Guesthouses and camping grounds are available for short-term and long-term stays, but for the ultimate “Pray” experience, try WOMP (Working Meditation Program). It’s like a kibbutz for grown-ups: For $10 a day, you get to work, eat and meditate.
And if you’re concerned about feeling some Jewish guilt about heading to an ashram, don’t worry — alternative Shabbat services are conducted every Friday.
Too bad Indonesia isn’t friendly to Jews, otherwise there might be more of a taste of the true Bali, where Gilbert found love, in Israel.

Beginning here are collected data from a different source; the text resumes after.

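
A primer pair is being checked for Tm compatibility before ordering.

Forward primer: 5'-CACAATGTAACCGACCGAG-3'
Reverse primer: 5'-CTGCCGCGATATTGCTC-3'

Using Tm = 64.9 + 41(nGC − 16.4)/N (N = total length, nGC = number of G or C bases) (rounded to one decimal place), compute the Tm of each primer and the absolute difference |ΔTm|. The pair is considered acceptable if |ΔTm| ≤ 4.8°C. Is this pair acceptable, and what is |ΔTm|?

|ΔTm| = 1.6°C; the pair is acceptable.

Forward: G+C = 10, N = 19 → Tm = 64.9 + 41·(10 − 16.4)/19 = 51.1°C.
Reverse: G+C = 10, N = 17 → Tm = 64.9 + 41·(10 − 16.4)/17 = 49.5°C.
|ΔTm| = |51.1 − 49.5| = 1.6°C, ≤ 4.8°C.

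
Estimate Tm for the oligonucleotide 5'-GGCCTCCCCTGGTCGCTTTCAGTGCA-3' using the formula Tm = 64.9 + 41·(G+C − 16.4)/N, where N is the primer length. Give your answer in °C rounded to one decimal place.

Base counts: A=2, T=7, G=7, C=10; G+C = 17, N = 26.
Tm = 64.9 + 41·(17 − 16.4)/26 = 64.9 + 24.60/26 = 65.8°C.

65.8°C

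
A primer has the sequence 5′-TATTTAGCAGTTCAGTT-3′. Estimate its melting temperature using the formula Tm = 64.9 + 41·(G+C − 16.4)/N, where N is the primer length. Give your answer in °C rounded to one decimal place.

37.4°C

Base counts: A=4, T=8, G=3, C=2; G+C = 5, N = 17.
Tm = 64.9 + 41·(5 − 16.4)/17 = 64.9 + -467.40/17 = 37.4°C.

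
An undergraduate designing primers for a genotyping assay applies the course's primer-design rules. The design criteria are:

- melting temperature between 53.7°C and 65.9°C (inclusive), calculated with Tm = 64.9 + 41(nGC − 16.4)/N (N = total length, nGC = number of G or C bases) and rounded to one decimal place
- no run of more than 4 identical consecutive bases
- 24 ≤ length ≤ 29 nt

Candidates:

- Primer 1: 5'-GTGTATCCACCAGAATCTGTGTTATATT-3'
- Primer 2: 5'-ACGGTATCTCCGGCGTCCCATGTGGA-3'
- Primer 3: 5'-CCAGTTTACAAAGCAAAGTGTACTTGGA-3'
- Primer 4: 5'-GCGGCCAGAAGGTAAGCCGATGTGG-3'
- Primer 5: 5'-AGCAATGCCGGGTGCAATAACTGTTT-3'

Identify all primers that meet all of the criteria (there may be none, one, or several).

Primer 1 (28 nt, A=7 T=11 G=5 C=5): Tm = 64.9 + 41·(10 − 16.4)/28 = 55.5°C ✓; longest run = 2 ✓; length 28 ✓ — passes.
Primer 2 (26 nt, A=4 T=6 G=8 C=8): Tm = 64.9 + 41·(16 − 16.4)/26 = 64.3°C ✓; longest run = 3 ✓; length 26 ✓ — passes.
Primer 3 (28 nt, A=10 T=7 G=6 C=5): Tm = 64.9 + 41·(11 − 16.4)/28 = 57.0°C ✓; longest run = 3 ✓; length 28 ✓ — passes.
Primer 4 (25 nt, A=6 T=3 G=11 C=5): Tm = 64.9 + 41·(16 − 16.4)/25 = 64.2°C ✓; longest run = 2 ✓; length 25 ✓ — passes.
Primer 5 (26 nt, A=7 T=7 G=7 C=5): Tm = 64.9 + 41·(12 − 16.4)/26 = 58.0°C ✓; longest run = 3 ✓; length 26 ✓ — passes.

Primer 1, Primer 2, Primer 3, Primer 4 and Primer 5.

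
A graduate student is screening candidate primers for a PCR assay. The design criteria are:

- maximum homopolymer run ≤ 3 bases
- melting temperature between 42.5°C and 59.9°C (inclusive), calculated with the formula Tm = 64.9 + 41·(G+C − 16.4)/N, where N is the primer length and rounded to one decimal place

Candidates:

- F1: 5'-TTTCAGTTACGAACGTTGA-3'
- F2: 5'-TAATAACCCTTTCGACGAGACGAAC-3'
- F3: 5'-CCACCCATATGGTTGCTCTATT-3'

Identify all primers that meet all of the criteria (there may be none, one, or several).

F1 (19 nt, A=5 T=7 G=4 C=3): longest run = 3 ✓; Tm = 64.9 + 41·(7 − 16.4)/19 = 44.6°C ✓ — passes.
F2 (25 nt, A=9 T=5 G=4 C=7): longest run = 3 ✓; Tm = 64.9 + 41·(11 − 16.4)/25 = 56.0°C ✓ — passes.
F3 (22 nt, A=4 T=8 G=3 C=7): longest run = 3 ✓; Tm = 64.9 + 41·(10 − 16.4)/22 = 53.0°C ✓ — passes.

F1, F2 and F3.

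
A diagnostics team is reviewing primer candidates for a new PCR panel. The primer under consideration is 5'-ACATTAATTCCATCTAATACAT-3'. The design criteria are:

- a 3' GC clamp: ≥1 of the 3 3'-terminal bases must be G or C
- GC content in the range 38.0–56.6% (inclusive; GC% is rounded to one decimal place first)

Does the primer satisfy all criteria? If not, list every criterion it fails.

Fails: GC content.

Base counts: A=9, T=8, G=0, C=5 (length 22).
GC clamp: 3' end CAT has 1 G/C ✓
GC content: GC 5/22 = 22.7%, outside 38.0–56.6% ✗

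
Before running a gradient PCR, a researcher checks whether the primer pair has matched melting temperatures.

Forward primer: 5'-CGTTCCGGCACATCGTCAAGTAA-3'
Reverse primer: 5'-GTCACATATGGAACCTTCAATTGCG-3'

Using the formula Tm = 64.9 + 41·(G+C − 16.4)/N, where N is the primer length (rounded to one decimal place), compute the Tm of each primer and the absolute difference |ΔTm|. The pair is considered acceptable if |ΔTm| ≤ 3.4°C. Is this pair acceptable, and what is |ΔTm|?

|ΔTm| = 1.1°C; the pair is acceptable.

Forward: G+C = 12, N = 23 → Tm = 64.9 + 41·(12 − 16.4)/23 = 57.1°C.
Reverse: G+C = 11, N = 25 → Tm = 64.9 + 41·(11 − 16.4)/25 = 56.0°C.
|ΔTm| = |57.1 − 56.0| = 1.1°C, ≤ 3.4°C.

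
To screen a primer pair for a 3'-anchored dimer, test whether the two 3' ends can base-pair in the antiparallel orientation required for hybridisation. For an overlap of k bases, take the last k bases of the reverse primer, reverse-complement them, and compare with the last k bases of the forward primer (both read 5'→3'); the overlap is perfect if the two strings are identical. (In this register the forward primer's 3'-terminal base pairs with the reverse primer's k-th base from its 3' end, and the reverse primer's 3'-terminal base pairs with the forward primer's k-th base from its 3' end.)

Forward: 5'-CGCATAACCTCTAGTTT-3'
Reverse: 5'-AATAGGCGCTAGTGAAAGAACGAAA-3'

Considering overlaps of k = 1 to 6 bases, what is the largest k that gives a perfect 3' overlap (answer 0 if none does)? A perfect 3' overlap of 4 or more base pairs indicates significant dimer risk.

Longest perfect overlap: 3 complementary base pairs; below the dimer-risk threshold (threshold 4).

Last 6 bases (5'→3') — forward …TAGTTT, reverse …ACGAAA.
Reverse complement of the reverse primer's last 6 bases: TTTCGT; its first k bases are the reverse complement of the reverse primer's last k bases, so a perfect k-base overlap needs the forward primer's last k bases to equal them.
Comparing (forward last k vs required): k=1: T vs T ✓; k=2: TT vs TT ✓; k=3: TTT vs TTT ✓; k=4: GTTT vs TTTC ✗; k=5: AGTTT vs TTTCG ✗; k=6: TAGTTT vs TTTCGT ✗.
Perfect overlaps at k = 1, 2, 3; the largest is 3.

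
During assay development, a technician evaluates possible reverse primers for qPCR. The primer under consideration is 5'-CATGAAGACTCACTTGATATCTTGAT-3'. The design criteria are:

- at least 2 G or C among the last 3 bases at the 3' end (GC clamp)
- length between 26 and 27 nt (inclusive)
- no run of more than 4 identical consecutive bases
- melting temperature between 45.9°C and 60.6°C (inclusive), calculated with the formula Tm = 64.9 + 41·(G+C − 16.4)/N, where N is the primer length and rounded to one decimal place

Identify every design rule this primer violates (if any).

Base counts: A=8, T=9, G=4, C=5 (length 26).
GC clamp: 3' end GAT has 1 G/C, need ≥2 ✗
length: length 26 ✓
homopolymer run: longest run = 2 ✓
Tm: Tm = 64.9 + 41·(9 − 16.4)/26 = 53.2°C ✓

Fails: GC clamp.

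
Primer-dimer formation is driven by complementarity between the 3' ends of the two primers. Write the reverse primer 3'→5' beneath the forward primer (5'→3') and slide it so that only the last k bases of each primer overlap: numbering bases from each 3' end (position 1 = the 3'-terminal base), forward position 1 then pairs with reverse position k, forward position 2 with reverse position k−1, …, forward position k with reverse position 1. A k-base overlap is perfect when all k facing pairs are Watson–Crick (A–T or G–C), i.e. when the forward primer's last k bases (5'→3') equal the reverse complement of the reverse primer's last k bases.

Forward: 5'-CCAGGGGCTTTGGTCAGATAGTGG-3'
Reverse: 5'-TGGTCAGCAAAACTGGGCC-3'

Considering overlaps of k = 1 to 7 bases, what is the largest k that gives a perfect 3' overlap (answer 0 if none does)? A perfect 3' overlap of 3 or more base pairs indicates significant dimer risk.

Longest perfect overlap: 2 complementary base pairs; below the dimer-risk threshold (threshold 3).

Last 7 bases (5'→3') — forward …ATAGTGG, reverse …CTGGGCC.
Reverse complement of the reverse primer's last 7 bases: GGCCCAG; its first k bases are the reverse complement of the reverse primer's last k bases, so a perfect k-base overlap needs the forward primer's last k bases to equal them.
Comparing (forward last k vs required): k=1: G vs G ✓; k=2: GG vs GG ✓; k=3: TGG vs GGC ✗; k=4: GTGG vs GGCC ✗; k=5: AGTGG vs GGCCC ✗; k=6: TAGTGG vs GGCCCA ✗; k=7: ATAGTGG vs GGCCCAG ✗.
Perfect overlaps at k = 1, 2; the largest is 2.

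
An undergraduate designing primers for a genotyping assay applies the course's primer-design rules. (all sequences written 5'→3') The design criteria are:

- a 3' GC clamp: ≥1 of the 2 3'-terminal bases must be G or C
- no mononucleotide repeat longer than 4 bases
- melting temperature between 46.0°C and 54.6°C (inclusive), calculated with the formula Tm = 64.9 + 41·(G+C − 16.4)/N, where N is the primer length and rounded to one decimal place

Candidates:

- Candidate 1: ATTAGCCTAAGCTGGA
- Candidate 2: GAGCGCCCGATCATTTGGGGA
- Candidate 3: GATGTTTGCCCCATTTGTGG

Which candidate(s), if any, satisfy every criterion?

Candidate 1 (16 nt, A=5 T=4 G=4 C=3): 3' end GA has 1 G/C ✓; longest run = 2 ✓; Tm = 64.9 + 41·(7 − 16.4)/16 = 40.8°C, outside 46.0–54.6°C ✗ — fails.
Candidate 2 (21 nt, A=4 T=4 G=8 C=5): 3' end GA has 1 G/C ✓; longest run = 4 ✓; Tm = 64.9 + 41·(13 − 16.4)/21 = 58.3°C, outside 46.0–54.6°C ✗ — fails.
Candidate 3 (20 nt, A=2 T=8 G=6 C=4): 3' end GG has 2 G/C ✓; longest run = 4 ✓; Tm = 64.9 + 41·(10 − 16.4)/20 = 51.8°C ✓ — passes.

Candidate 3 only.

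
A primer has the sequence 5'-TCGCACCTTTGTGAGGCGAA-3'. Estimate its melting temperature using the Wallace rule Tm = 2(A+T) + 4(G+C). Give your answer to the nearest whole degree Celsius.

62°C

Base counts: A=4, T=5, G=6, C=5 (length 20).
Tm = 2·(4+5) + 4·(6+5) = 2·9 + 4·11 = 18 + 44 = 62°C.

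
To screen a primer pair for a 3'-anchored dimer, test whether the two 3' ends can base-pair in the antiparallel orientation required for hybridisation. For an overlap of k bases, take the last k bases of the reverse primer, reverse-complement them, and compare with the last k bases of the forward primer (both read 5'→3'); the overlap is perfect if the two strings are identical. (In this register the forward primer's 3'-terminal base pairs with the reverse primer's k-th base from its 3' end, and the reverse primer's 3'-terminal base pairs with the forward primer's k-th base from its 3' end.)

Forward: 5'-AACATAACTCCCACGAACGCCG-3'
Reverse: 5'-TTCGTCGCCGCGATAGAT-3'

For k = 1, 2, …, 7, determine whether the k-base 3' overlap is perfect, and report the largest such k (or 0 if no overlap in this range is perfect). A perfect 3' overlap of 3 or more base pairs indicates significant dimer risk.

Longest perfect overlap: 0 complementary base pairs; below the dimer-risk threshold (threshold 3).

Last 7 bases (5'→3') — forward …AACGCCG, reverse …GATAGAT.
Reverse complement of the reverse primer's last 7 bases: ATCTATC; its first k bases are the reverse complement of the reverse primer's last k bases, so a perfect k-base overlap needs the forward primer's last k bases to equal them.
Comparing (forward last k vs required): k=1: G vs A ✗; k=2: CG vs AT ✗; k=3: CCG vs ATC ✗; k=4: GCCG vs ATCT ✗; k=5: CGCCG vs ATCTA ✗; k=6: ACGCCG vs ATCTAT ✗; k=7: AACGCCG vs ATCTATC ✗.
No overlap length from 1 to 7 is perfect, so the longest perfect 3' overlap is 0.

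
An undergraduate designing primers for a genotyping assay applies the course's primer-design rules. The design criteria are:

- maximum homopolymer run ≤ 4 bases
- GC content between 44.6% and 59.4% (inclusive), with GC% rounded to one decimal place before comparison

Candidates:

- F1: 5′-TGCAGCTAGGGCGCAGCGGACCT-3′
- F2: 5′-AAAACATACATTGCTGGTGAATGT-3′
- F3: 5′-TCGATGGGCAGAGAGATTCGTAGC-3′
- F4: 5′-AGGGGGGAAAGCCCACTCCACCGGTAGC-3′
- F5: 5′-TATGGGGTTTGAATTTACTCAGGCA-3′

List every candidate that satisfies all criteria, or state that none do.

F1 (23 nt, A=4 T=3 G=9 C=7): longest run = 3 ✓; GC 16/23 = 69.6%, outside 44.6–59.4% ✗ — fails.
F2 (24 nt, A=9 T=7 G=5 C=3): longest run = 4 ✓; GC 8/24 = 33.3%, outside 44.6–59.4% ✗ — fails.
F3 (24 nt, A=6 T=5 G=9 C=4): longest run = 3 ✓; GC 13/24 = 54.2% ✓ — passes.
F4 (28 nt, A=7 T=2 G=10 C=9): longest run = 6, exceeds 4 ✗; GC 19/28 = 67.9%, outside 44.6–59.4% ✗ — fails.
F5 (25 nt, A=6 T=9 G=7 C=3): longest run = 4 ✓; GC 10/25 = 40.0%, outside 44.6–59.4% ✗ — fails.

F3 only.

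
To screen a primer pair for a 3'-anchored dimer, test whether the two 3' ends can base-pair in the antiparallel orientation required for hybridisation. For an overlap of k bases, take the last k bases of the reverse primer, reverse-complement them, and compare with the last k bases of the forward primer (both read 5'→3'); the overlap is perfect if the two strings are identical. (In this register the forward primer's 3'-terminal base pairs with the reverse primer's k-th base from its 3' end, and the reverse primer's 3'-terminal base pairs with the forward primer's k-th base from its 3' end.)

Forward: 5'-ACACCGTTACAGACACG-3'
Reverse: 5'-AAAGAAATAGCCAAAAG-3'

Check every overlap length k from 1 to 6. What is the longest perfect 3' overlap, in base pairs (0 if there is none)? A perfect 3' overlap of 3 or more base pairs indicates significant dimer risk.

Longest perfect overlap: 0 complementary base pairs; below the dimer-risk threshold (threshold 3).

Last 6 bases (5'→3') — forward …GACACG, reverse …CAAAAG.
Reverse complement of the reverse primer's last 6 bases: CTTTTG; its first k bases are the reverse complement of the reverse primer's last k bases, so a perfect k-base overlap needs the forward primer's last k bases to equal them.
Comparing (forward last k vs required): k=1: G vs C ✗; k=2: CG vs CT ✗; k=3: ACG vs CTT ✗; k=4: CACG vs CTTT ✗; k=5: ACACG vs CTTTT ✗; k=6: GACACG vs CTTTTG ✗.
No overlap length from 1 to 6 is perfect, so the longest perfect 3' overlap is 0.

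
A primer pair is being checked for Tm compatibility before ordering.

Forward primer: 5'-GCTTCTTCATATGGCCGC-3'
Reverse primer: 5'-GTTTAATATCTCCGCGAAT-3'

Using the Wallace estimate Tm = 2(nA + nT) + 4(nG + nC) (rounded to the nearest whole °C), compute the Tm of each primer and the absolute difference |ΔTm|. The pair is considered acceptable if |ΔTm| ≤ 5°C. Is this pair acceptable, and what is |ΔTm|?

Forward: A=2 T=6 G=4 C=6 → Tm = 2·8 + 4·10 = 56°C.
Reverse: A=5 T=7 G=3 C=4 → Tm = 2·12 + 4·7 = 52°C.
|ΔTm| = |56 − 52| = 4°C, ≤ 5°C.

|ΔTm| = 4°C; the pair is acceptable.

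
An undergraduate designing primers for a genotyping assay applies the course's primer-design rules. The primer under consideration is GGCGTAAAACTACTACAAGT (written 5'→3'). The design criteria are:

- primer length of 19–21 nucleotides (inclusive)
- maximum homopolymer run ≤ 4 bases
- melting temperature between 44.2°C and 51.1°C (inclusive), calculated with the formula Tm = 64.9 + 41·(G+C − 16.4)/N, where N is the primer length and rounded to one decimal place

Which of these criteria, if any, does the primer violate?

Meets all criteria.

Base counts: A=8, T=4, G=4, C=4 (length 20).
length: length 20 ✓
homopolymer run: longest run = 4 ✓
Tm: Tm = 64.9 + 41·(8 − 16.4)/20 = 47.7°C ✓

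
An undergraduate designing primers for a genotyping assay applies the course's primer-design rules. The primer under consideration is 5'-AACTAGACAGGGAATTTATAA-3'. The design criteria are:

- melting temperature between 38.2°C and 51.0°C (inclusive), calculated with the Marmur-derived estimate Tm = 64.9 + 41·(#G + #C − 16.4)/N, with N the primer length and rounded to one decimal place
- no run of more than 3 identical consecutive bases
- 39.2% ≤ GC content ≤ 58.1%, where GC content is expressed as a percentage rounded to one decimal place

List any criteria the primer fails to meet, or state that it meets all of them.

Fails: GC content.

Base counts: A=10, T=5, G=4, C=2 (length 21).
Tm: Tm = 64.9 + 41·(6 − 16.4)/21 = 44.6°C ✓
homopolymer run: longest run = 3 ✓
GC content: GC 6/21 = 28.6%, outside 39.2–58.1% ✗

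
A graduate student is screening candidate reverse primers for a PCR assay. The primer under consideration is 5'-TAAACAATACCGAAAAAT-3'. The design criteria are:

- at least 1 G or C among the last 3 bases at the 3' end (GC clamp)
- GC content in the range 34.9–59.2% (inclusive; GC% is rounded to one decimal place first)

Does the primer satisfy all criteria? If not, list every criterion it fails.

Fails: GC clamp, GC content.

Base counts: A=11, T=3, G=1, C=3 (length 18).
GC clamp: 3' end AAT has 0 G/C, need ≥1 ✗
GC content: GC 4/18 = 22.2%, outside 34.9–59.2% ✗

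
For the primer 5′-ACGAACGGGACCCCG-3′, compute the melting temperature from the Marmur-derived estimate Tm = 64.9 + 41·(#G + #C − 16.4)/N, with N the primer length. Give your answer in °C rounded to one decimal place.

50.1°C

Base counts: A=4, T=0, G=5, C=6; G+C = 11, N = 15.
Tm = 64.9 + 41·(11 − 16.4)/15 = 64.9 + -221.40/15 = 50.1°C.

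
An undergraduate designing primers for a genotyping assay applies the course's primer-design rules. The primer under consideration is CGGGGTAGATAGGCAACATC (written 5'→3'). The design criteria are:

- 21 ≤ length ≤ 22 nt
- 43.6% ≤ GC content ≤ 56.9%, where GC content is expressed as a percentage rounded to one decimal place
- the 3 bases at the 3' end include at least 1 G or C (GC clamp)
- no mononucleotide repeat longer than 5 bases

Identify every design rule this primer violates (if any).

Base counts: A=6, T=3, G=7, C=4 (length 20).
length: length 20, outside 21–22 ✗
GC content: GC 11/20 = 55.0% ✓
GC clamp: 3' end ATC has 1 G/C ✓
homopolymer run: longest run = 4 ✓

Fails: length.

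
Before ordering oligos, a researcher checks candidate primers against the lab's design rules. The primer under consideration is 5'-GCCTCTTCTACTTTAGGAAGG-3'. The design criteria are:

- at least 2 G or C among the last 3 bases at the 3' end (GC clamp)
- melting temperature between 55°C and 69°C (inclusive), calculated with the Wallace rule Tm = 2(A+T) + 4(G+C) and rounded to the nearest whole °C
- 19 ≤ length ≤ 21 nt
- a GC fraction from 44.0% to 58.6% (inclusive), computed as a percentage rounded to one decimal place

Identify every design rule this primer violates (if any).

Meets all criteria.

Base counts: A=4, T=7, G=5, C=5 (length 21).
GC clamp: 3' end AGG has 2 G/C ✓
Tm: Tm = 2·11 + 4·10 = 62°C ✓
length: length 21 ✓
GC content: GC 10/21 = 47.6% ✓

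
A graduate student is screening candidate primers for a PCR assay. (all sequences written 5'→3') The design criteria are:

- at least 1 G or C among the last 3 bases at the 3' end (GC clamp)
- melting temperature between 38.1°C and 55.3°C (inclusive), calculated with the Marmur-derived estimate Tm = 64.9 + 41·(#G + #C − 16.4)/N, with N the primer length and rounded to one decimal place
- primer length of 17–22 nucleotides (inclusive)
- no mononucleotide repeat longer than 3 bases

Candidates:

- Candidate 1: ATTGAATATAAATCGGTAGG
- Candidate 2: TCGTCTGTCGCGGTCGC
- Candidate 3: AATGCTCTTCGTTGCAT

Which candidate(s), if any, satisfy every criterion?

Candidate 1, Candidate 2 and Candidate 3.

Candidate 1 (20 nt, A=8 T=6 G=5 C=1): 3' end AGG has 2 G/C ✓; Tm = 64.9 + 41·(6 − 16.4)/20 = 43.6°C ✓; length 20 ✓; longest run = 3 ✓ — passes.
Candidate 2 (17 nt, A=0 T=5 G=6 C=6): 3' end CGC has 3 G/C ✓; Tm = 64.9 + 41·(12 − 16.4)/17 = 54.3°C ✓; length 17 ✓; longest run = 2 ✓ — passes.
Candidate 3 (17 nt, A=3 T=7 G=3 C=4): 3' end CAT has 1 G/C ✓; Tm = 64.9 + 41·(7 − 16.4)/17 = 42.2°C ✓; length 17 ✓; longest run = 2 ✓ — passes.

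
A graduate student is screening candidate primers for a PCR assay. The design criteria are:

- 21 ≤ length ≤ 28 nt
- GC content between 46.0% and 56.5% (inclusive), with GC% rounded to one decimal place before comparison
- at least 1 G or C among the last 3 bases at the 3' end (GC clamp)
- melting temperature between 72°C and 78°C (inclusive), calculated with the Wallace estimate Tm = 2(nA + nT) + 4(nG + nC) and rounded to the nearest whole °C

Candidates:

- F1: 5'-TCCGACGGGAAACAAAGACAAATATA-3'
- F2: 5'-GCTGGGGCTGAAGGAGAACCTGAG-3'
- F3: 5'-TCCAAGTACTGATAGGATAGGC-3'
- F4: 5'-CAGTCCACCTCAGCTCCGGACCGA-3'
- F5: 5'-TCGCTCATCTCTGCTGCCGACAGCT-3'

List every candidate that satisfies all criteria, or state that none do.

None of the candidates satisfy all criteria.

F1 (26 nt, A=13 T=3 G=5 C=5): length 26 ✓; GC 10/26 = 38.5%, outside 46.0–56.5% ✗; 3' end ATA has 0 G/C, need ≥1 ✗; Tm = 2·16 + 4·10 = 72°C ✓ — fails.
F2 (24 nt, A=6 T=3 G=11 C=4): length 24 ✓; GC 15/24 = 62.5%, outside 46.0–56.5% ✗; 3' end GAG has 2 G/C ✓; Tm = 2·9 + 4·15 = 78°C ✓ — fails.
F3 (22 nt, A=7 T=5 G=6 C=4): length 22 ✓; GC 10/22 = 45.5%, outside 46.0–56.5% ✗; 3' end GGC has 3 G/C ✓; Tm = 2·12 + 4·10 = 64°C, outside 72–78°C ✗ — fails.
F4 (24 nt, A=5 T=3 G=5 C=11): length 24 ✓; GC 16/24 = 66.7%, outside 46.0–56.5% ✗; 3' end CGA has 2 G/C ✓; Tm = 2·8 + 4·16 = 80°C, outside 72–78°C ✗ — fails.
F5 (25 nt, A=3 T=7 G=5 C=10): length 25 ✓; GC 15/25 = 60.0%, outside 46.0–56.5% ✗; 3' end GCT has 2 G/C ✓; Tm = 2·10 + 4·15 = 80°C, outside 72–78°C ✗ — fails.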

The Golan Heights, located far away from traffic and the stresses of city life, is the closest Israel gets to the feel of island life. Overlooking Lake Kinneret, it’s a prime destination for a romantic getaway and home to some of the Israel’s best tzimmers, country-style bed and breakfasts.
Many tzimmers (based on the German word for “room”) are designed with an exotic or ethnic theme, like the Out of Africa boutique inn at Had Nes.
The two-story wooden lodge consists of three one-bedroom suites and four one-room suites designed with African overtones, including canopy beds and African masks, alongside modern luxuries like flat-screen TVs, kitchenettes and, of course, hot tubs.
The upper decks overlook Lake Kinneret. A delicious continental breakfast is served under wicker umbrellas and palm trees alongside a lagoon-shaped pool. A homey wooden spa on the premises is equipped with a Jacuzzi, treatment room and sauna for those who want to continue the meditations of the ashram with a little more style.